About Moshe Feldenkrais
The following summary is based on A Life in Movement – The Biography of Moshe Feldenkrais by Mark Reese and highlights some of the main sources of influence in Dr. Feldenkrais's work – self-defense, Judo, mechanical engineering and physics.
Moshe Feldenkrais was born on May 6, 1904. He grew up in Belarus and was active in the Zionist youth movement through the First World War. In 1918, Feldenkrais embarked solo on a journey to Palestine.

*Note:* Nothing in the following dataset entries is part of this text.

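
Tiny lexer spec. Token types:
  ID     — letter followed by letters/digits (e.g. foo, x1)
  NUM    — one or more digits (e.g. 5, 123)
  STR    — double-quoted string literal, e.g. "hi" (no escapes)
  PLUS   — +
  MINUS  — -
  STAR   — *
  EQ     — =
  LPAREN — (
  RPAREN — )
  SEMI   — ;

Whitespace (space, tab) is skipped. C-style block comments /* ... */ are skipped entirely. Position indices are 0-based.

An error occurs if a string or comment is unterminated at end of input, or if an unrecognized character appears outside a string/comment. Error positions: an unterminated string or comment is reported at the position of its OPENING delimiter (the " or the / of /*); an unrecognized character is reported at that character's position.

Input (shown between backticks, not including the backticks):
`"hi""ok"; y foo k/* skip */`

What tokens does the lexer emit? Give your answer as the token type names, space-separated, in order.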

Feldenkrais was involved in Jewish self-defense groups and after learning Jujitsu he devised his own self-defense techniques. He hurt his left knee in a soccer match in 1929. While convalescing he wrote Autosuggestion (1930), a translation from English to Hebrew of Charles Brooks’ work on Coué‘s system of autosuggestion together with two chapters that Feldenkrais wrote himself. He next published Jujitsu (1931), a book on self-defense.
In 1930, Feldenkrais went to Paris to train as a mechanical and electrical engineer. In 1933, after meeting Jigaro Kano, Judo’s founder, Feldenkrais began teaching Jujitsu again, and started his training in Judo. In 1933, while studying for his Ingeniur-Docteur degree at the Sorbonne, he began working as a research assistant under Frederic Joliot-Curie at the Radium Institute. From 1935-1937, Feldenkrais worked at the Arcueil-Cachan laboratories building a Van de Graaf generator, which was used for atomic fission experiments. He received his Judo black belt in 1936 and 2nd degree rank in 1938.

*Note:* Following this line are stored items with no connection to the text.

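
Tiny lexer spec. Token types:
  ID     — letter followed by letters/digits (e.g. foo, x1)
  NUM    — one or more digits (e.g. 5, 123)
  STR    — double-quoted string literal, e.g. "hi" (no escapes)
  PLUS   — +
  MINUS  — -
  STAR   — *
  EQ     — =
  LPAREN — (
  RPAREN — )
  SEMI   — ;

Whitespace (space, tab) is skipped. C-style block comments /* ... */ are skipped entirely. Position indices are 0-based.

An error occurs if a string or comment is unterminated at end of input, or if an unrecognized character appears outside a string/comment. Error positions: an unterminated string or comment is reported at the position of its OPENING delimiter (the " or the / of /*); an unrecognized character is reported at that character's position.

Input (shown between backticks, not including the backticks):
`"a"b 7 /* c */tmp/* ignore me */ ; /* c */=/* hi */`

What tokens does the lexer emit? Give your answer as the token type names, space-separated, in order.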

Feldenkrais escaped to England in 1940. As a scientific officer in the British Admiralty, he conducted anti-submarine research in Scotland from 1940-1945. While there, he taught Judo and self-defense classes. In 1942, he published a self-defense manual titled Practical Unarmed Combat. Feldenkrais began working with himself to deal with knee troubles that had recurred during his escape from France and while walking on submarine decks. He gave a series of lectures about his new ideas, began to teach experimental movement classes, and worked privately with some colleagues.
Feldenkrais published Body and Mature Behavior, his first book on his own method, in 1949, and Higher Judo, his last book on Judo, in 1952. During his London period he studied the work of George Gurdjieff, F. M. Alexander, and William Bates, and then went to Switzerland to study with Heinrich Jacoby.

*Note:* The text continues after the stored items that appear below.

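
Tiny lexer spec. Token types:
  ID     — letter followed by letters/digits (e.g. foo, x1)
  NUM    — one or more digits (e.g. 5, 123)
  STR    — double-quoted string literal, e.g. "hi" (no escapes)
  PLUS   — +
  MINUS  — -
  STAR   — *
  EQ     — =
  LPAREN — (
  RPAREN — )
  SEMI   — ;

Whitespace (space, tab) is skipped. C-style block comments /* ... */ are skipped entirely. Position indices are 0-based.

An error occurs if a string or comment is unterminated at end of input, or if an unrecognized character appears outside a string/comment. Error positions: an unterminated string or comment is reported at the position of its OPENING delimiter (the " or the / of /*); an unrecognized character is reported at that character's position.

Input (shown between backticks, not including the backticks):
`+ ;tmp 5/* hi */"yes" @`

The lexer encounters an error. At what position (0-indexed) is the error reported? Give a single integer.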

Feldenkrais eventually moved back to Tel Aviv and made a living teaching his own method. Around 1955 he moved to a studio on Alexander Yanai Street in Tel Aviv, where he taught Awareness Through Movement® classes (then called, in Hebrew, The Improvement of Ability). He gave Functional Integration® lessons in the apartment where his mother and brother lived. In early 1957, Feldenkrais began giving lessons to Israeli Prime Minister, David Ben-Gurion.
In the 1960s and 70s, Feldenkrais presented his work in Europe and the United States. In the mid-1960s, he published Mind and Body and Bodily Expression. In 1967, he published Improving the Ability to Perform (titled Awareness Through Movement in its 1972 English language edition). He conducted his first teacher training program in 1969-1971, which was given to 12 students.
In 1975, Dr. Feldenkrais came to the US to give workshops in San Francisco and at the Esalen Institute. He conducted his first American training in San Francisco from 1975 – 1977 and his second American training in Amherst, Massachusetts from 1980 – 1981. The hundreds of lessons he taught in Israel, his workshops around the world, and his two American trainings were filmed, recorded and transcribed and are used as the main source materials for current trainings.